Final goods and services
- Goods and services that are not intermediate.
- End products of a process.
Capital good
- It is a good that is produced and is used to produce other goods.
- It is not used up in the same period that it is produced.
- Classified as a final good, thus, their production is included in GDP.
Inventories
Stocks of unsold finished goods, goods in process, and raw materials held by firms.
Inventory investment
The amount by which inventories increase during the year.
Explain why the 3 approaches to calculating economic activity are equivalent
Any output produced (product approach) is purchased by someone (expenditure approach) and results in income to someone (income approach)
Gross national product (GNP) vs Gross domestic product (GDP)
GNP is the market value of final goods and services newly produced
by domestically owned factors of production during the current period, whereas GDP is production taking place within a country.
Net factor payments from abroad (NFP)
Income paid to domestic factors of production by the rest of the world minus income paid to foreign factors of production by the domestic economy.

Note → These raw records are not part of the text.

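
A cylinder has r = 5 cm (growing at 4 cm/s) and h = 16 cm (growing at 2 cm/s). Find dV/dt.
690π cm³/s

V = πr²h
dV/dt = 2πrh·dr/dt + πr²·dh/dt
= 2π(5)(16)(4) + π(5)²(2)
= 690π cm³/s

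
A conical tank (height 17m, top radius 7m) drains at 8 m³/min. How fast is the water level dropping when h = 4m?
289/(98π) ≈ 0.9387 m/min

r/h = 7/17, so r = (7/17)h
V = (1/3)πr²h = (1/3)π((7/17)h)²h = (49/867)πh³
dV/dh = (49/289)πh²
dh/dt = (dV/dt)/(dV/dh) = -8/((49/289)π·4²) = -289/(98π) m/min
The level is dropping at 289/(98π) ≈ 0.9387 m/min.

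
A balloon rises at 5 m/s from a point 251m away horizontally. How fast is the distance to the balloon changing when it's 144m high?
720√83737/83737 ≈ 2.488 m/s

z² = 251² + y²
z = √(251² + 144²) = √83737
dz/dt = y/z · dy/dt = 144/√83737 · 5 = 720√83737/83737 ≈ 2.488 m/s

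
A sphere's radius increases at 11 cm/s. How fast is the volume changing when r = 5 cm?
1100π cm³/s

V = (4/3)πr³
dV/dt = dV/dr · dr/dt = 4πr² · 11
At r = 5: dV/dt = 1100π cm³/s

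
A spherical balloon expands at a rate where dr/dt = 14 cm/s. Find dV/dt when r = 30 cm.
50400π cm³/s

V = (4/3)πr³
dV/dt = dV/dr · dr/dt = 4πr² · 14
At r = 30: dV/dt = 50400π cm³/s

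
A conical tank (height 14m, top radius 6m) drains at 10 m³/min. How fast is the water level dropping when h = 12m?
245/(648π) ≈ 0.1203 m/min

r/h = 6/14, so r = (3/7)h
V = (1/3)πr²h = (1/3)π((3/7)h)²h = (3/49)πh³
dV/dh = (9/49)πh²
dh/dt = (dV/dt)/(dV/dh) = -10/((9/49)π·12²) = -245/(648π) m/min
The level is dropping at 245/(648π) ≈ 0.1203 m/min.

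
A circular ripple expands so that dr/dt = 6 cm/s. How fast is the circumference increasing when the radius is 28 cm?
12π cm/s

C = 2πr
dC/dt = 2π · dr/dt = 2π · 6 = 12π cm/s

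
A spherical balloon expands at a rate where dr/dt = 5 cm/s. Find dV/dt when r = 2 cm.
80π cm³/s

V = (4/3)πr³
dV/dt = dV/dr · dr/dt = 4πr² · 5
At r = 2: dV/dt = 80π cm³/s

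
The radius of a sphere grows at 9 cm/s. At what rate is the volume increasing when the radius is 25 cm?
22500π cm³/s

V = (4/3)πr³
dV/dt = dV/dr · dr/dt = 4πr² · 9
At r = 25: dV/dt = 22500π cm³/s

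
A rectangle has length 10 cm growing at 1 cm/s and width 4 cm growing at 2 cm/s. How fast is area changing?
24 cm²/s

A = lw
dA/dt = w·dl/dt + l·dw/dt = 4·1 + 10·2 = 24 cm²/s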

Income-expenditure identity
Y (income) = C + I + G + NX (expenditure)
Consumption
Spending by domestic households on final goods and services, including those produced abroad.
3 categories of consumption expenditures
- Consumer durables - long-lived consumer items
- Nondurable goods - shorter-lived items
- Services
Investment
Includes both spending for new capital goods, called
fixed investment, and increases in firms’ inventory holdings, called inventory investment.